A month after that answer was given to Parliament, a letter was issued to Downey, who walked free at the Old Bailey last week after the case alleging that he was responsible for the Hyde Park bomb collapsed because of the fact that he had a letter which — in his case, mistakenly — told him that he was free to enter the UK.
First Minister Peter Robinson said that the answer gave credence to the DUP’s assertion that it and other politicians in the Province were misled about the letters.
Mr Robinson highlighted another Parliamentary answer which Mr Hain gave to him in 2006 in which he said that “there is no other scheme” when asked for assurances that there would be no other procedure used to allow on the runs to return in the wake of Mr Hain’s amnesty bill having been withdrawn.

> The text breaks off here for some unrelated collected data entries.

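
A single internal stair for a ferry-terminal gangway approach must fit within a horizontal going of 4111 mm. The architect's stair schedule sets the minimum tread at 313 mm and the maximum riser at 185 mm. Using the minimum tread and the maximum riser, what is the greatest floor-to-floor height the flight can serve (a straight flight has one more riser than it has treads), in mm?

4111 / 313 = 13.13, so 13 treads fit.
Risers = treads + 1 = 14.
Maximum height = 14 × 185 = 2590 mm.

2590 mm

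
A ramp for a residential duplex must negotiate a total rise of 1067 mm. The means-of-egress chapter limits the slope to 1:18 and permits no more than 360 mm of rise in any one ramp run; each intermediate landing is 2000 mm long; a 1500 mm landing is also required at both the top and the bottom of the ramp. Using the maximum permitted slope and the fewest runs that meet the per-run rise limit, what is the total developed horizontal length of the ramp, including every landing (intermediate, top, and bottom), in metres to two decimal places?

26.21 m

At most 360 each: 1067/360 = 2.96, giving 3 ramp runs. That means 2 intermediate landings.
Horizontal run for 1067 mm of rise at 1:18 is 1067 × 18 = 19206 mm.
2 intermediate landings contribute 2 × 2000 = 4000 mm.
Top and bottom landings: 2 × 1500 = 3000 mm.
Total = 19206 + 4000 + 3000 = 26206 mm.
= 26.21 m.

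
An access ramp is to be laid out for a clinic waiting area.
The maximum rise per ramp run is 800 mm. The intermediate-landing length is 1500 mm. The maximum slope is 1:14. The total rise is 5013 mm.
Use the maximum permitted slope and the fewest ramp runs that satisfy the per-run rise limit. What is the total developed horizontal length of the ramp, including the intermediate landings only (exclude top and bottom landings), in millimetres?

79182 mm

5013 / 800 = 6.266 → round up to 7 ramp runs. That means 6 intermediate landings.
Ramp run (horizontal) at 1:14: 5013 × 14 = 70182 mm.
6 intermediate landings contribute 6 × 1500 = 9000 mm.
Developed length = 70182 + 9000 = 79182 mm.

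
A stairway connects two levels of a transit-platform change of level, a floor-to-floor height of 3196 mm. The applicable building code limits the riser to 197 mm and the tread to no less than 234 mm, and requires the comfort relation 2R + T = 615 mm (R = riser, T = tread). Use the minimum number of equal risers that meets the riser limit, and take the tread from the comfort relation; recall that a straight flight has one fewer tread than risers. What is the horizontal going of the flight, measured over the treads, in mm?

3824 mm

⌈3196/197⌉ = 17 risers.
Each riser is 3196/17 = 188 mm (≤ 197 mm).
T = 615 − 2·188 = 239 mm, which satisfies the 234 mm minimum.
Going = (17 − 1) × 239 = 3824 mm.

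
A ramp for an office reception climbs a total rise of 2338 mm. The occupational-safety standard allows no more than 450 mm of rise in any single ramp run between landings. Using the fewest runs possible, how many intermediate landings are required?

5 intermediate landings

⌈2338/450⌉ = 6 ramp runs.
6 runs are separated by 5 intermediate landings.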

At one point the DUP and Mr Hain were on good terms. But as the relationship between Mr Hain and Mr Robinson appeared to deteriorate severely, Mr Robinson said that DUP MPs would be raising “this clear lack of truthfulness with the Speaker of the House and I look forward to hearing Mr Hain’s explanation”.

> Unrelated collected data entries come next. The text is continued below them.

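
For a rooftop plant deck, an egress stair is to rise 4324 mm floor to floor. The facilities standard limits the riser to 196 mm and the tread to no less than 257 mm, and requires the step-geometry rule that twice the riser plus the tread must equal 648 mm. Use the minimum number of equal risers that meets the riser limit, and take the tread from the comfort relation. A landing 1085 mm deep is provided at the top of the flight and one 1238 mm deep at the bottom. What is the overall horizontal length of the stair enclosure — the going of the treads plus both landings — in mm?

8307 mm

4324 / 196 = 22.061 → round up to 23 risers.
Each riser is 4324/23 = 188 mm (≤ 196 mm).
From 2R + T = 648: T = 648 − 376 = 272 mm.
Going = (23 − 1) × 272 = 5984 mm.
Enclosure = 5984 + 1085 + 1238 = 8307 mm.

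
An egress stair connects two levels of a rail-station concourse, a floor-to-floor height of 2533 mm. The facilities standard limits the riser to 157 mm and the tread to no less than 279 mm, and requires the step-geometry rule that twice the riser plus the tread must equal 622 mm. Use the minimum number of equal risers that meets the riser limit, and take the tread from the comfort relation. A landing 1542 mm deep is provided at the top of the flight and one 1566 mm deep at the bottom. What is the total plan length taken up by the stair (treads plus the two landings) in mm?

⌈2533/157⌉ = 17 risers.
Riser R = 2533 / 17 = 149 mm, within the 157 mm limit.
T = 622 − 2·149 = 324 mm, which satisfies the 279 mm minimum.
17 risers give 16 treads; going = 16 × 324 = 5184 mm.
Enclosure = 5184 + 1542 + 1566 = 8292 mm.

8292 mm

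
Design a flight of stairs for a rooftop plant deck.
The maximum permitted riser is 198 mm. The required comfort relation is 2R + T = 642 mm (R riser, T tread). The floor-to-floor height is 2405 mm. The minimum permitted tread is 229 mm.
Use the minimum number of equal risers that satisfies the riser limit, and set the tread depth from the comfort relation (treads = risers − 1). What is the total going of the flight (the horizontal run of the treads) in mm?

⌈2405/198⌉ = 13 risers.
R = 2405 ÷ 13 = 185 mm.
From 2R + T = 642: T = 642 − 370 = 272 mm.
13 risers give 12 treads; going = 12 × 272 = 3264 mm.

3264 mm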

He added: “His reply denied the existence of what was a scheme to facilitate fugitives from justice returning. The question must surely be asked, has Peter Hain misled Parliament? He must now explain why he made those comments. It is hard to escape the conclusion that Parliament was intentionally kept in the dark by the Blair administration.”
Mr Hain told The Sunday Times, which yesterday highlighted the Parliamentary answer to Lady Hermon: “I absolutely refute the allegation that I misled the house. Leading politicians in Northern Ireland seem to have contracted amnesia over on the runs. They were aware that, as I told the Commons on January 11, 2006, the Government still believed that the on the runs anomaly ‘will need to be faced at some stage’.”
He added: “There was never any question of an amnesty, nor of some special procedure.”
But Lady Hermon told the paper: “His credibility is on the line...I certainly believe I have been hoodwinked.”
Meanwhile, a survey on the News Letter website has found that the majority of those who took part believe that Mr Robinson did not secure the concessions he demanded from the Government before withdrawing his threat to resign last week.
The survey, which by last night had been responded to by more than 500 people, recorded 87 per cent of respondents believed that Mr Robinson did not get what he wanted.